For the Kindle Fire, you can install a great app called Mantano Reader which will allow you to read ePubs. Read more here.
5. How do I get my books on my Kindle or nook or iOS device?
If you don’t buy directly on the device or have a “send to” device feature, you are going to have to manually add the books. This is called sideloading. When you connect your Kindle/nook to the computer via a USB, the Kindle/nook should show up as an external harddrive:
Just drag over your books. On the Kindle, put them in the documents folder:
More on sideloading of Kindle books here. Always remember to download the MOBI format for your Kindle. Kindle also allows you to email yourself books. To email yourself books, you must enter the sender’s email address under Your Account->Manage Your Kindle, enter the emails under “Your Kindle Approve E-mail list.” This is to prevent spammers from sending you unwanted documents.
TIP: If you send documents to @free.kindle.com, there is no charge. Read more about Personal Document Service here.
On the nook, put the books in the My files folder. I usually put them in “books”:
More on sideloading nookbooks here. Download the ePub versions of ebooks. On the Nook Color or Nook Tablet, you can also load books via email or from a website.
Sideloading works for iPad and iPhones as well. Directions for sideloading books onto iOS devices.

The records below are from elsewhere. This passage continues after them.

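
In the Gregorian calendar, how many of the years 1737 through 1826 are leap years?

21

Multiples of 4 in [1737,1826]: 22.
Of those, multiples of 100: 1 (not leap unless ÷400).
Multiples of 400: 0.
Leap years = 22 − 1 + 0 = 21.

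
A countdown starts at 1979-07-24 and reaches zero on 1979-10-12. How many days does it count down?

Jul 24, 1979 → Aug 24, 1979: 31 days (July has 31).
Aug 24, 1979 → Sep 24, 1979: 31 days (August has 31).
Sep 24, 1979 → Oct 12, 1979: 18 days.
Total: 80 days.

80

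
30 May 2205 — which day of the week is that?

Thursday

Doomsday rule: the anchor day for the 2200s is Friday. For year 05: 5÷12 = 0 r 5, and 5÷4 = 1, so 0+5+1 = 6.
Friday + 6 ≡ Thursday — that's 2205's doomsday.
In May the doomsday date is May 9.
May 30 is 21 days after May 9; 21 mod 7 = 0, so Thursday + 0 = Thursday.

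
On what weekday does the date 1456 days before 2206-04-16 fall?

First find the weekday of Apr 16, 2206. Doomsday rule: the anchor day for the 2200s is Friday. For year 06: 6÷12 = 0 r 6, and 6÷4 = 1, so 0+6+1 = 7.
Friday + 7 ≡ Friday — that's 2206's doomsday.
In April the doomsday date is Apr 4.
Apr 16 is 12 days after Apr 4; 12 mod 7 = 5, so Friday + 5 = Wednesday.
1456 mod 7 = 0, so 1456 days before a Wednesday is Wednesday − 0 = Wednesday.

Wednesday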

6. Can I lend my books or share them?
Publishers are allowing limited sharing or lending of books. The sharing or lending of books is limited. First, you can only lend a book once. Second, the lending period is only for 14 days. Third, the person to whom you lend the book can only read the book by using the same software as you: Kindle, nook, Kobo, etc.

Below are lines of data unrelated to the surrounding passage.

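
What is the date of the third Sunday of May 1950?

May 1, 1950 is a Monday.
The first Sunday is therefore May 7 (6 days later).
The third Sunday is 7 + 2×7 = May 21.

May 21, 1950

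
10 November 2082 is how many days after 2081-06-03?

Jun 3, 2081 → Jun 3, 2082: 365 days.
Jun 3, 2082 → Jul 3, 2082: 30 days (June has 30).
Jul 3, 2082 → Aug 3, 2082: 31 days (July has 31).
Aug 3, 2082 → Sep 3, 2082: 31 days (August has 31).
Sep 3, 2082 → Oct 3, 2082: 30 days (September has 30).
Oct 3, 2082 → Nov 3, 2082: 31 days (October has 31).
Nov 3, 2082 → Nov 10, 2082: 7 days.
Total: 525 days.

525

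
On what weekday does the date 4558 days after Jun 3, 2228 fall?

First find the weekday of Jun 3, 2228. Doomsday rule: the anchor day for the 2200s is Friday. For year 28: 28÷12 = 2 r 4, and 4÷4 = 1, so 2+4+1 = 7.
Friday + 7 ≡ Friday — that's 2228's doomsday.
In June the doomsday date is Jun 6.
Jun 3 is 3 days before Jun 6; 3 mod 7 = 3, so Friday − 3 = Tuesday.
4558 mod 7 = 1, so 4558 days after a Tuesday is Tuesday + 1 = Wednesday.

Wednesday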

Kindle also offers the Kindle Owner’s Lending Library. If you own a Kindle device (not just an app you downloaded onto an Android or IOS device) and are a Prime Member, you can access the Kindle Owner’s Lending Library. You can borrow one book a month at no extra charge.
7. Where can I find the free classics?
Many people want to fill up their devices with free books much like they filled up their iPods. The classics such as plays by Shakespeare, books by Jane Austen, and book club picks like Dickens can be downloaded for free at places like Project Gutenberg, Feedbooks, and manybooks.
Retailers like Barnes and Noble, Amazon, and Kobo also give away promotional freebies. This is a link to the Amazon Kindle promotional freebies. Promotional freebies generally are time sensitive so download them while you can.
Dear Author posts the monthly specials that they know of but there are three good sources for the publisher promotions: MobileReads “Deals, Freebies, and Resources” forum; Books on the Knob blog; Kindle Besteller list (broken into free and paid). You can always come back to Dear Author. We post daily deals about 5 days a week.
8. How do I keep track of everything?
Digital books can be difficult to keep track of, particularly if you shop at more than one digital book store. I really love a free program called Calibre. In it’s most simplistic use, Calibre is intended to be an ebook organization tool. You can organize your books by author, title, series, publisher, personal tags, and personal ratings and any other custom field you may think of. Take a look at a few of my Calibre posts here and here if you are interested in a great and free organizational too. Part 1 and Part 2.
Finally, don’t be shy about asking questions. We readers are here to help one another out.